Lawmakers, patent owners, and practitioners have argued that U.S. patents have become difficult to enforce in recent years, and that the U.S. position among patent systems worldwide has slipped.
“The good news is that reclaiming our patent leadership status is within reach,” Iancu said.
Recent Supreme Court rulings have inserted standards into the patent office’s interpretation of federal law that are difficult to follow, Iancu said. Lower courts are handing down inconsistent opinions as they interpret the high court decisions, making the patent system less predictable, he said.
Critics say PTO patent validity proceedings under a 2011 law are unfair to some patent owners—and potentially unconstitutional. The Supreme Court is weighing the constitutionality of the office’s patent validity review process in Oil States Energy Servs., LLC v. Greene’s Energy Grp., LLC. The high court is expected to issue a ruling in that case by the end of June.

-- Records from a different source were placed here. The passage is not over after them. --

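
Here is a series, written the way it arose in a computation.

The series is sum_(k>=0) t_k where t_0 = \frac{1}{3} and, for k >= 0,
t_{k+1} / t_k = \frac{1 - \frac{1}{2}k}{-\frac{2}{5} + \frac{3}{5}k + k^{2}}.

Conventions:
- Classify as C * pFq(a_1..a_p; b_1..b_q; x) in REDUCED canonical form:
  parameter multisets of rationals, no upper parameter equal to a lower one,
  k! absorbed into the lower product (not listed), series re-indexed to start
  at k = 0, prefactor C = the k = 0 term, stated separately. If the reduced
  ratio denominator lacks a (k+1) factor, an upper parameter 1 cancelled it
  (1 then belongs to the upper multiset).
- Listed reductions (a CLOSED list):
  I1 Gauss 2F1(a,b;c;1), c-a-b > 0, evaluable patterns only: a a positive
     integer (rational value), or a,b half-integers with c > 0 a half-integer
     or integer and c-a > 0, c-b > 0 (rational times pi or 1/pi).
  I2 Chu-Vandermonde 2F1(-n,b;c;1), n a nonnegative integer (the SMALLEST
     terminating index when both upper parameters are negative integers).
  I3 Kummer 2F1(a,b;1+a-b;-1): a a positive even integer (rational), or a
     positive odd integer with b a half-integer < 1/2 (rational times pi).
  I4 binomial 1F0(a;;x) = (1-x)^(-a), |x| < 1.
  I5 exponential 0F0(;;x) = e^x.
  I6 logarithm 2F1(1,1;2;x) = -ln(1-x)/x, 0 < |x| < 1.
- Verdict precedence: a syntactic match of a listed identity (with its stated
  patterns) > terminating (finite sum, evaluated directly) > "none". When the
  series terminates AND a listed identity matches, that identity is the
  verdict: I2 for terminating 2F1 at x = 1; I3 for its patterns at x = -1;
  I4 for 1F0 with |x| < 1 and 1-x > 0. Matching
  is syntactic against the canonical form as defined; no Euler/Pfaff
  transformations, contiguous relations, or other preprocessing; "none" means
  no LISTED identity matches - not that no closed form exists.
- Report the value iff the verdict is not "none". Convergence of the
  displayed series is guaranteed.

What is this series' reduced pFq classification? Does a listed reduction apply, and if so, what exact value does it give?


The series (x = -\frac{1}{2}) is 1F1: upper {-2}, lower {-\frac{2}{5}}, prefactor \frac{1}{3}. Verdict: terminating - the sum ends at index 2 because -2 is a negative integer; exact evaluation follows. Hence: -\frac{61}{72}.

The tell: with t_0 = \frac{1}{3}, factor the ratio over Q (C = 1/3, x = -1/2): negated roots = parameters.
Step ratio: r(k) = -\frac{1}{2} * (k-2) / [(k-\frac{2}{5}) (k+1)] - poly over poly, x = -\frac{1}{2} from leading terms; C = \frac{1}{3} at k = 0.


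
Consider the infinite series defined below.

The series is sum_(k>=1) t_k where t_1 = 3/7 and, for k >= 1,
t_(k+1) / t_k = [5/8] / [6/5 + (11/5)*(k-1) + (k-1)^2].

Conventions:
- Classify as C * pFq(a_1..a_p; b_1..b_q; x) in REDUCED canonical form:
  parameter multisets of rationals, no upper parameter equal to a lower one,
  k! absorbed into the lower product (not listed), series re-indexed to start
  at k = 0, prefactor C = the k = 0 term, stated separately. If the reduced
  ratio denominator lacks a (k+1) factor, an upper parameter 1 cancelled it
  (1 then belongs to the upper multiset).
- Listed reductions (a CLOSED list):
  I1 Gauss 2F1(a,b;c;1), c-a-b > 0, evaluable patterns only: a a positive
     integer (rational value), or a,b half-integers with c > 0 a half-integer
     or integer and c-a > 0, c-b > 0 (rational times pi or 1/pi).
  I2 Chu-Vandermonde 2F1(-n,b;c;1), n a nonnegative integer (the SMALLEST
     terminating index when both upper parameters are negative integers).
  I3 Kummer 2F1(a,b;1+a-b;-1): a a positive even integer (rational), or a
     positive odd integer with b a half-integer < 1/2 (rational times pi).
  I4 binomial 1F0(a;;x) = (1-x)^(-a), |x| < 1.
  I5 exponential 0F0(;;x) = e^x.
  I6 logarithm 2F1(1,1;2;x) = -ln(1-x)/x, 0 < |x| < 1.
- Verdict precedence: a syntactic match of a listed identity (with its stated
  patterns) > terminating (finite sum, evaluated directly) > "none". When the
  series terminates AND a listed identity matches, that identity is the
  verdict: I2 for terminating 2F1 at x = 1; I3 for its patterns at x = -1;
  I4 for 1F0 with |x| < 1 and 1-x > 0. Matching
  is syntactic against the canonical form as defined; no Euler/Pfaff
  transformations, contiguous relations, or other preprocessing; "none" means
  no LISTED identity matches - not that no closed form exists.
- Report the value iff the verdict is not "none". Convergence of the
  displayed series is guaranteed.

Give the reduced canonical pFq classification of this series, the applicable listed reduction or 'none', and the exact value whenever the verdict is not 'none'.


The tell: from the first term 3/7: factor the ratio over Q (C = 3/7): negated roots = parameters.
Consecutive-term ratio: r(k) = (5/8) * 1 / [(k+6/5) (k+1)] - rational in k. x = (5/8); t_0 = 3/7; negate the roots.

This is 3/7 * 0F1(-; 6/5; 5/8) in reduced canonical form. Verdict: none (x = 5/8): each listed identity misses the multisets {-} ; {6/5}.


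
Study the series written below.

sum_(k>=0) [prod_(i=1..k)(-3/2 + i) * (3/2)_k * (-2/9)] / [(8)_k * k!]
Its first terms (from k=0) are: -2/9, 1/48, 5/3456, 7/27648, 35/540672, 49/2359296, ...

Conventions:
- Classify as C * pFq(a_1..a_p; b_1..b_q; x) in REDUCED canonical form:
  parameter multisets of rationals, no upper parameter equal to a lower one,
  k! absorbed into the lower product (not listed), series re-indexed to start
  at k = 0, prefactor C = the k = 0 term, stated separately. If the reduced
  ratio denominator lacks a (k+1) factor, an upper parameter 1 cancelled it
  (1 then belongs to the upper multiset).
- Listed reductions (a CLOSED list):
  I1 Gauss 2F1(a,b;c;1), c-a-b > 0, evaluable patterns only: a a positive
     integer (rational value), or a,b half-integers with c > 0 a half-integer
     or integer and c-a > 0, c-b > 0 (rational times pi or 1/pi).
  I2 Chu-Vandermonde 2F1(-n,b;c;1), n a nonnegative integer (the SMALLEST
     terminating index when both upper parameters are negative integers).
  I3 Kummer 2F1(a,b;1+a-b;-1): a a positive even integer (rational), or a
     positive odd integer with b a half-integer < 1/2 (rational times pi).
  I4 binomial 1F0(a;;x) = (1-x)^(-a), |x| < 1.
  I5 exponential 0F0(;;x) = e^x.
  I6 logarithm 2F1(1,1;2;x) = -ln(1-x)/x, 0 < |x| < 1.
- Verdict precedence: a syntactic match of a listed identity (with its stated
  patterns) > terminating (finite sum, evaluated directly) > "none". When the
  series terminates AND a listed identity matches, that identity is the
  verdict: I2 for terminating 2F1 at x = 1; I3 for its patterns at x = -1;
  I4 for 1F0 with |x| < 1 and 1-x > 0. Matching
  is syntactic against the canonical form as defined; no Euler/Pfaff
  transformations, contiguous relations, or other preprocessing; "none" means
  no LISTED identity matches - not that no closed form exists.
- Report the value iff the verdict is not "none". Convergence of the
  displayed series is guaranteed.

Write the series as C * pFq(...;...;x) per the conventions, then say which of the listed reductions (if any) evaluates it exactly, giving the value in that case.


Canonical form: C = -2/9 times 2F1 with upper {-1/2, 3/2}, lower {8}, x = 1. Verdict: Gauss's theorem I1 (half-integer case) fires (x = 1; upper {-1/2, 3/2} half-integers, c = 8 in the evaluable pattern). Value: (-8388608/13378365) / pi.

Structural cue: t_0 = -2/9 here, and the running product (prefactor -2/9) telescopes to a rising factorial.
Ratio: r(k) = 1 * (k-1/2) (k+3/2) / [(k+8) (k+1)] - rational; roots negated = parameters, x = 1, C = -2/9.


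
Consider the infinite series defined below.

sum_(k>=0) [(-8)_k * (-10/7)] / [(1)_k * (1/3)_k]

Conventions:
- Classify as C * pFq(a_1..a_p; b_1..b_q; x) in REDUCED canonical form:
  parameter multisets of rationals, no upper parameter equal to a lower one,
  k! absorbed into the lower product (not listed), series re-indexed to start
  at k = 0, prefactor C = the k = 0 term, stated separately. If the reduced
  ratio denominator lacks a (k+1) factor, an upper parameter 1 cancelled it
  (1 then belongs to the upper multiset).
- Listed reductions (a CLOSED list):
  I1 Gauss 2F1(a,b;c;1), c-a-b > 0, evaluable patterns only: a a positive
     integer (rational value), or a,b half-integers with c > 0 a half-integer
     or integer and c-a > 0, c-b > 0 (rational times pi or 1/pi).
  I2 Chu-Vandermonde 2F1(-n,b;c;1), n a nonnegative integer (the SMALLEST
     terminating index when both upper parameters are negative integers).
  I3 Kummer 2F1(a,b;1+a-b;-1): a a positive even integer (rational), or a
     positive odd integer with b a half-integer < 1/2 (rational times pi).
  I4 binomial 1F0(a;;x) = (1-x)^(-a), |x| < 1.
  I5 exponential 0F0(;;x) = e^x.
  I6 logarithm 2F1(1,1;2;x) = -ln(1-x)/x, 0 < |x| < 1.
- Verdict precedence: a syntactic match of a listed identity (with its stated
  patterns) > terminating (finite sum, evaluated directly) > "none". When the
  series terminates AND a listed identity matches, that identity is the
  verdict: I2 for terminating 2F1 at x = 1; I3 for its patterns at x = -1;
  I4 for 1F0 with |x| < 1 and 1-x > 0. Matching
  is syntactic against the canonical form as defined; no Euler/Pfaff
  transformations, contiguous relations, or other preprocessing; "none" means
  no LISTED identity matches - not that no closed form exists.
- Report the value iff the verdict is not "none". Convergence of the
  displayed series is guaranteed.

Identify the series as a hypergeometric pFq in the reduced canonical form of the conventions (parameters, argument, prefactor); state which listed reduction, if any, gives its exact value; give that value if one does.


The series (x = 1) is 1F1: upper {-8}, lower {1/3}, prefactor -10/7. Verdict: terminating - the sum ends at index 8 because -8 is a negative integer; exact evaluation follows. Sum: -69295561/17041024.

Structural cue: x = 1 and (1)_k (C = -10/7, x = 1) is k! itself.
Adjacent-term ratio: r(k) = 1 * (k-8) / [(k+1/3) (k+1)] - rational in k. x = 1; t_0 = -10/7; negate the roots.


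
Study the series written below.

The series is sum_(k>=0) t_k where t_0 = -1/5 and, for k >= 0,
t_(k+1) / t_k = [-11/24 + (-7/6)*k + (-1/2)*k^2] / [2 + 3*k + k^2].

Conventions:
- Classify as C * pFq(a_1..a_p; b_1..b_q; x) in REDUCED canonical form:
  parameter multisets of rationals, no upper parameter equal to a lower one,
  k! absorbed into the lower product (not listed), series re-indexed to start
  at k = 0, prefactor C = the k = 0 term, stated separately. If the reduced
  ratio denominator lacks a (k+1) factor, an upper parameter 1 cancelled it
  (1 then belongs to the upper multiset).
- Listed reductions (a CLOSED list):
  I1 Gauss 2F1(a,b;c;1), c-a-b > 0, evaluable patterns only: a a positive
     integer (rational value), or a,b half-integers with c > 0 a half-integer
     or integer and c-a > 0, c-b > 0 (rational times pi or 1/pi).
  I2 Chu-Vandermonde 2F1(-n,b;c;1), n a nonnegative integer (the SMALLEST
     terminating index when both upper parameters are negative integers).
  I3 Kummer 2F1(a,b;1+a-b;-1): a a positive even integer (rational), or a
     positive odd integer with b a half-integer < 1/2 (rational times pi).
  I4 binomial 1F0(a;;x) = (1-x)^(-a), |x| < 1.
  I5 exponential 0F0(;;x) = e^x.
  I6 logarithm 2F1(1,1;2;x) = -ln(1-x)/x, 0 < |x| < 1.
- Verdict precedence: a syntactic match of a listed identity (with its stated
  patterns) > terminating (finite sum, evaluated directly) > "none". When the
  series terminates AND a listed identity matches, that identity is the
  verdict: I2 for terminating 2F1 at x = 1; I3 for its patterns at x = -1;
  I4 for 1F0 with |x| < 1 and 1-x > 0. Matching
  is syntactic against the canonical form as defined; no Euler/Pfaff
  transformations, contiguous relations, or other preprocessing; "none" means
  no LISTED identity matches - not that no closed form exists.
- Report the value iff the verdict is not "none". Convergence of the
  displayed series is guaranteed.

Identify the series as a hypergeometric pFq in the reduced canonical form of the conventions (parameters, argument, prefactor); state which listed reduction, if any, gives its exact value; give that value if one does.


Reduced: x = -1/2, 2F1, upper = {1/2, 11/6}, lower = {2}, C = -1/5. Verdict: no listed reduction: x = -1/2 and upper {1/2, 11/6} fail every I1-I6 pattern.

Key observation: x = (-1/2) and roots of the ratio polynomials (C = -1/5, x = -1/2) are the negated parameters.
Term ratio: r(k) = (-1/2) * (k+1/2) (k+11/6) / [(k+2) (k+1)] - rational; roots negated = parameters, x = (-1/2), C = -1/5.


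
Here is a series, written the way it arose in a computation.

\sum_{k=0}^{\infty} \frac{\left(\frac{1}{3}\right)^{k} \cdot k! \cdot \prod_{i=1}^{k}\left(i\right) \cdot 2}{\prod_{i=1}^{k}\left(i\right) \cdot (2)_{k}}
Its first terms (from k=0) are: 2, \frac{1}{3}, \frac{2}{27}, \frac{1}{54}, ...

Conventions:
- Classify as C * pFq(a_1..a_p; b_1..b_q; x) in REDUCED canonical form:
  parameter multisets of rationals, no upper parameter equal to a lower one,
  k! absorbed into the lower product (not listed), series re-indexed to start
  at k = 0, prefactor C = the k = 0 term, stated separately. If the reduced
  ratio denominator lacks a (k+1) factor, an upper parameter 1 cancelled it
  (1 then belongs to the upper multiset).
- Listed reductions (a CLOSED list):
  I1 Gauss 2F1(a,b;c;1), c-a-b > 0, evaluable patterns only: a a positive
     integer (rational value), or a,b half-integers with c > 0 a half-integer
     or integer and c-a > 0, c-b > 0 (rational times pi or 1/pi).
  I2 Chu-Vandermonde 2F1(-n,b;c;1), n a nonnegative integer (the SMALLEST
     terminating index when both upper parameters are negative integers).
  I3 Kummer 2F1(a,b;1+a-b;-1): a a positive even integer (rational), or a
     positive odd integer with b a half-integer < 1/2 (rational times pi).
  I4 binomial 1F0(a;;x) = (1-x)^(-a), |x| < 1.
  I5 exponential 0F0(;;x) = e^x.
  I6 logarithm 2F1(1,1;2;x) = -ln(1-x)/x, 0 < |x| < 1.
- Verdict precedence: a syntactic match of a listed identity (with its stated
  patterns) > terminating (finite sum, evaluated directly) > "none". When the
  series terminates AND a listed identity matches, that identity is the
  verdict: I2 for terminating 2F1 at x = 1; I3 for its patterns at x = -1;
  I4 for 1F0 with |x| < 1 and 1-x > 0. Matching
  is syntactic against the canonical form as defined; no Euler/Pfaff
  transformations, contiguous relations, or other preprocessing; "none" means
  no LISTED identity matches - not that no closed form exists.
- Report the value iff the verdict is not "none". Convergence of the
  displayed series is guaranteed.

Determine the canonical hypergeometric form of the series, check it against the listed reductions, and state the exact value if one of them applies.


Classification (C = 2): 2F1 with upper {1, 1}, lower {2}, argument x = \frac{1}{3}. Verdict at x = \frac{1}{3}: the I6 logarithm reduction matches (the logarithm: parameters (1,1;2), x = \frac{1}{3}). Exact value: \left(-6\right) \cdot \ln\left(\frac{2}{3}\right).

The tell: with t_0 = 2, the factorial ratio (prefactor 2) (k+a-1)!/(a-1)! is a rising factorial (a)_k.
Ratio: r(k) = \frac{1}{3} * (k+1) (k+1) / [(k+2) (k+1)] - rational in k. x = \frac{1}{3}; t_0 = 2; negate the roots.


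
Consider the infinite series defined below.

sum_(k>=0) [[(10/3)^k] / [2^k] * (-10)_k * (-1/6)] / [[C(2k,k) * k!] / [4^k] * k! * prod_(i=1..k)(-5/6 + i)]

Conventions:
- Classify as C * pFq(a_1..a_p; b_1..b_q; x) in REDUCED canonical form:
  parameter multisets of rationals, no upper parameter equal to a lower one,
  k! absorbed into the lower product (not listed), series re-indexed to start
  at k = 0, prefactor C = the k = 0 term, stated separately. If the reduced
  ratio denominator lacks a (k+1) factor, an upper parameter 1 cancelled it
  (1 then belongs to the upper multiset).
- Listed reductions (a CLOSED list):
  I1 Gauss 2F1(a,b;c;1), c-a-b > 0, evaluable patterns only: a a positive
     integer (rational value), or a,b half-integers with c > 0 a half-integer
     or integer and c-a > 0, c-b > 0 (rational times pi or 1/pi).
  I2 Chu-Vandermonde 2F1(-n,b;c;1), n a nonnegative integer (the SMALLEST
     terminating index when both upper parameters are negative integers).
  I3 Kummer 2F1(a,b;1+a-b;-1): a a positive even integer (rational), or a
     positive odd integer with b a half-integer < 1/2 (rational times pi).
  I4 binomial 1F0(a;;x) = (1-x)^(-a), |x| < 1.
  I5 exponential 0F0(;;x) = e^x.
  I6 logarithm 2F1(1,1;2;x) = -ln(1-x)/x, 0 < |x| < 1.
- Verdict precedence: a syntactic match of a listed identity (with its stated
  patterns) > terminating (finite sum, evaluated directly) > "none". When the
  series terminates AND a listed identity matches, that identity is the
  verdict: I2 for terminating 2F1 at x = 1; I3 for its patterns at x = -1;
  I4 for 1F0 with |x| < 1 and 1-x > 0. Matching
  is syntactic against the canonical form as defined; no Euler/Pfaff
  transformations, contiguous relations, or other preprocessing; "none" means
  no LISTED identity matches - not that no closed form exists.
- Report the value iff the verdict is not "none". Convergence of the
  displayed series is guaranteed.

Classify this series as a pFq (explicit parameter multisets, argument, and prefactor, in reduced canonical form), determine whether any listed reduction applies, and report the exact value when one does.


With C = -1/6: the canonical form is 1F2(-10; 1/6, 1/2; 5/3). Verdict: terminating. With -10 upstairs the series is a 11-term polynomial sum; evaluated term by term. Its exact value is -20829185603437463359/1031787972456995754.

Key step: with t_0 = -1/6, the two k-th powers (prefactor -1/6) combine into one argument.
Consecutive-term ratio: r(k) = (5/3) * (k-10) / [(k+1/6) (k+1/2) (k+1)] ; factor over Q: parameters, x = (5/3), and C = -1/6.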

U.S. case law has had a negative impact on what technologies can be patented, and the ability to cancel issued patents by contesting them at the PTO makes it harder for patent holders to enforce patents, according to the Chamber of Commerce’s 2018 International IP Index, a study of intellectual property protections in 50 countries released in February.
The U.S. patent system, which placed first two years ago in the index, has since slipped to 12th in the 2018 rankings.
The PTO is exploring ways to simplify how its examiners determine what technologies can be patented, Iancu said.
“Through our administration of the patent laws, which we are charged to execute, the USPTO can lead, not just react to every new case the courts issue,” he said.
The America Invents Act of 2011 created administrative patent reviews conducted by the PTO’s Patent Trial and Appeal Board as alternatives to more costly district court litigation to challenge the validity of patents.
U.S. patent owners complain that PTO patent validity reviews, which require a lower burden of proof to prove invalidity and have different patent claim interpretation standards than federal courts, have made it too easy for alleged infringers to kill issued patents. Technology companies and other businesses support the review procedures, arguing they have helped fend off abusive infringement litigation.
“Both arguments have legitimate elements.” Iancu said. “But I encourage people to reduce the hyperbole and look at the process with fresh eyes, in order to understand its true benefits and true challenges.”
Iancu is scheduled to testify before the Senate Judiciary Committee April 18 at a PTO oversight hearing.